Chow-its-hoot (also spelled as Cha-wit-zit or Chowitsuit) is a Lummi name. Several Lummi individuals carried this name. The name means "Strong Man".

Point Elliott Treaty
Commonly, the name refers to the man who was the third of 82 Native Americans (including Chief Seattle) to sign the controversial Treaty of Point Elliott in 1855. Chow-its-hoot signed on behalf of his southern band of Lummis.

Family
Chief Chow-its-hoot had no offspring.  His father was named Sa-hop-kan. One brother, Chil-luk, preceded him in death. Another brother Sub-Chief T'see-leeq (Ts-elixw) fathered Chief Henry Kwina and Clara, wife of John Alexander A third brother, Klut-wu-lum served as Chow-its-hoot's witness/listener.

Potlatches
Chowitsuit was sometimes called "the richest Lummi" because he owned several reef net sites and hosted seven potlatches in his lifetime. A potlatch is a giant giveaway whereat the host gives away all or nearly all of his/her possessions. Potlatches serve a socio-economic purpose amongst NW tribes as a man's wealth is measured by what one gives, not by what one keeps.

Status
As a result of Chowitsuit's generosity, he earned status amongst Lummis. This status led Whatcom County pioneers to consider Chowitsuit Chief of the Lummi Tribe.
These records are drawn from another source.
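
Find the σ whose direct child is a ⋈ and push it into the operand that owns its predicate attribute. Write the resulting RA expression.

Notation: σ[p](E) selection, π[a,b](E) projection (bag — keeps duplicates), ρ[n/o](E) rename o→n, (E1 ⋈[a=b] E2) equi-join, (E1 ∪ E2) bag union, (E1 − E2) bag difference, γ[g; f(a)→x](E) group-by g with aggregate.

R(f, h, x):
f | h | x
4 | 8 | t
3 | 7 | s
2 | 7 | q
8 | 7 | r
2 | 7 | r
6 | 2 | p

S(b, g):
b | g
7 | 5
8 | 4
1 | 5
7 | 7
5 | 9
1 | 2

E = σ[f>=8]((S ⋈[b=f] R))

σ filters on f, owned by the right side.
E' = (S ⋈[b=f] σ[f>=8](R))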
However, his contemporary tribal members referred to Chow-its-hoot as a "speaker", meaning he spoke on behalf of his people. Speakers visited clan matriarchs (traditionally with a secondary listener) and listened to their concerns. Thereafter, speakers were expected to repeat concerns on behalf of the clans as they heard them.
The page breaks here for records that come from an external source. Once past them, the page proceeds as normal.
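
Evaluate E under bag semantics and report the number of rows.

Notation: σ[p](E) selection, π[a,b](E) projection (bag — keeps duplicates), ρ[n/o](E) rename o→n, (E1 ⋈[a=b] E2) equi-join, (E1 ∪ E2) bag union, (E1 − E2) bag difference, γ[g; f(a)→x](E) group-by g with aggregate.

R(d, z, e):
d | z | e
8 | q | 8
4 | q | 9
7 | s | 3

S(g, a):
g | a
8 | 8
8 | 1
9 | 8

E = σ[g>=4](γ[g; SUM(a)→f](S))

Subexpression sizes:
  S → 3
  γ[g; SUM(a)→f](S) → 2
  σ[g>=4](γ[g; SUM(a)→f](S)) → 2

|E| = 2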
Naming of Whatcom Falls/County
Chow-its-hoot made friends with the first "hwa-ni-tum" ("non-Native" in Lummi) to settle in the area, Russell Peabody. Peabody was looking for a waterfall on which he could build a saw mill. Chow-its-hoot explained that the Lummis had no word for "waterfall" and that he was looking for "whatcom", which means "loud water" in Lummi language. So, Chowitsuit directed Peabody to a waterfall that would later be named "Whatcom Falls" and Peabody proceeded to build the first saw mill there.

Death
Chowitsuit and the Lummis helped the first pioneers survive in Whatcom County. He and Peabody became friends. According to Peabody's journals, Chowitsuit sent messengers to ask Peabody to visit him at his home on Portage Island where Chowitsuit told Peabody that Haida had stolen his hair and performed black magic on it. Chowitsuit forecasted to Peabody his own death and called Peabody to Portage Island to say "good bye" to his old friend. Peabody didn't believe Chowitsuit because of his apparent good health. Nevertheless, Chowitsuit died soon thereafter.

Namesakes
The name Chowitsuit carries with it elevated respect within the Lummi and Nooksack Tribes. The late Damian Solomon (Nooksack) carried the name and was followed by the late Richard Solomon (Lummi).

Symbol
Chow-its-hoot's symbol, 3 circles forming the shape of an equilateral triangle, connected by lines on two of three sides.

Legacy
A totem pole on the southeastern side of the Whatcom County court house depicts Chow-its-hoot and his brother Klut-wu-lum shepherding Peabody in a canoe.